可変の集合には set、clear、test を使う。
test_index は検証済みの生インデックスを持つホットパス向けであり、通常は Square を受け取る test を使う。
いずれも盤上の Square を前提とし、開発時には debug_assert が範囲外利用を検出する。
走査
lsb と msb はそれぞれ最小・最大の Square を Option で返す。
pop_lsb は最小ビットを返して集合から消すため、候補集合を消費しながら列挙できる。
let mut targets = attacks & !own;
while let Some(to) = targets.pop_lsb() {
// to ごとの候補手を処理する。
}
pop_lsb_unchecked は空でないことを呼び出し側が保証するときだけ使う。
BitIter と IntoIterator for &Bitboard は同じ LSB 順の走査を提供する。
count、any、is_empty、more_than_one は候補数による分岐に使う。
盤面マスクと変換
file_mask と rank_mask は静的に構築された 9 個ずつのマスクを返す。
promotion_zone は色ごとの三段を返すため、成りの可否を判定する集合式に使える。
flip は 180 度回転、mirror_file は筋方向の反転を返す。
これらは各盤上マスを走査する変換であり、飛び利きの内部ビット反転とは役割が異なる。
byte_reverse、unpack、decrement、decrement_pair は内部の二レーン計算を補助する操作である。
これらを局面の対称変換や保存形式として解釈せず、必要なときは意図に対応する flip または mirror_file を選ぶ。
SIMD とフォールバック
AND、OR、XOR、AND NOT は、x86_64 で SSE2 が有効なら 128 ビット intrinsic を使う。
それ以外では二つの u64 に同じ意味の演算を適用する。
intersects は SSE4.1 が有効なら ptest を使い、それ以外では二ワードの交差判定に戻る。
どちらの経路でも API の結果とビットの意味は同一である。
集合式の定石
ビット演算は優先順位よりも意味が読めることを優先し、中間集合に名前を付ける。
let own = bitboards.by_color(us);
let enemy = bitboards.by_color(!us);
let occupied = own | enemy;
let targets = rook_attacks(from, occupied).and_not(own);
この形なら、利きの計算が占有を必要とし、最終的な移動先では自駒を除くことが明確になる。

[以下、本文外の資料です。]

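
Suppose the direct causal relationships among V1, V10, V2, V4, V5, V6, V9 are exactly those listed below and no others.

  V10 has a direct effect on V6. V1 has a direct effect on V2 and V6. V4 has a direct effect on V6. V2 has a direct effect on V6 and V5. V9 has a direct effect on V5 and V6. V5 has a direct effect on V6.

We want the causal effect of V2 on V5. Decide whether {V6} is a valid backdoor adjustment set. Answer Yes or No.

No

Backdoor paths from V2 to V5 (paths whose first edge points into V2):
  P1: V2 <- V1 -> V6 <- V9 -> V5
  P2: V2 <- V1 -> V6 <- V5
Condition 1 (no descendant of V2 in the set): FAILS — V6 is a descendant of V2.
Condition 2 (every backdoor path blocked by {V6}):
  P1: open — collider(s) V6 are conditioned on (or have a conditioned descendant) and no non-collider on the path is in the set.
  P2: open — collider(s) V6 are conditioned on (or have a conditioned descendant) and no non-collider on the path is in the set.
{V6} does not satisfy the backdoor criterion.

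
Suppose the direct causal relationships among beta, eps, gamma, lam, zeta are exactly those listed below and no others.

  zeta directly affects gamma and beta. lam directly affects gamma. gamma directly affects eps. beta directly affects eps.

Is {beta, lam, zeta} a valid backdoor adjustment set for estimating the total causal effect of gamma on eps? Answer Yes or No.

Backdoor paths from gamma to eps (paths whose first edge points into gamma):
  P1: gamma <- zeta -> beta -> eps
Condition 1 (no descendant of gamma in the set): holds — descendants of gamma are {eps}; none are in {beta, lam, zeta}.
Condition 2 (every backdoor path blocked by {beta, lam, zeta}):
  P1: blocked at fork node zeta ∈ conditioning set.
{beta, lam, zeta} satisfies the backdoor criterion.

Yes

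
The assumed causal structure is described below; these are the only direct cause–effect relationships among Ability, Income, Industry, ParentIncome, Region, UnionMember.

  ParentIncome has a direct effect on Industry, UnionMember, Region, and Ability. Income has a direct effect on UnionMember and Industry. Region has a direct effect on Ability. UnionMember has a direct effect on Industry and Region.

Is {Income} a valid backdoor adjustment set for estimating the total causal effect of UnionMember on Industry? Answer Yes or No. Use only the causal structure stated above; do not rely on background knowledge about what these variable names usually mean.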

attacks & enemy は捕獲候補、attacks.and_not(occupied) は空きマスへの候補になる。
捕獲可能な駒を先に取り出すか、移動先を先に取り出すかは後続処理が必要とする情報で選ぶ。
破壊的走査の注意
pop_lsb は受け手を変更する。
元の集合を後で使うなら、値コピーを別のローカル変数に置いてから走査する。
let attackers = position.attackers_to(king, occupied);
let mut remaining = attackers;
while let Some(from) = remaining.pop_lsb() {
// attackers は元の集合として残る。
}
Bitboard は Copy なので、このコピーにヒープ割り当てはない。
空集合で pop_lsb_unchecked を呼ぶことは unsafe 契約違反であり、候補が一つ以上あることを別の条件で確立した後だけに限定する。
更新の形
駒を一マス動かすときは、色別集合、駒種別集合、全占有のすべてで始点を消し終点を立てる。
捕獲があれば、捕獲された色と駒種の集合から終点を消してから移動駒を置く。
この操作は XOR だけで一般化できるように見えても、駒種の変化や捕獲があるため、局面更新の既存 API を通す方が安全である。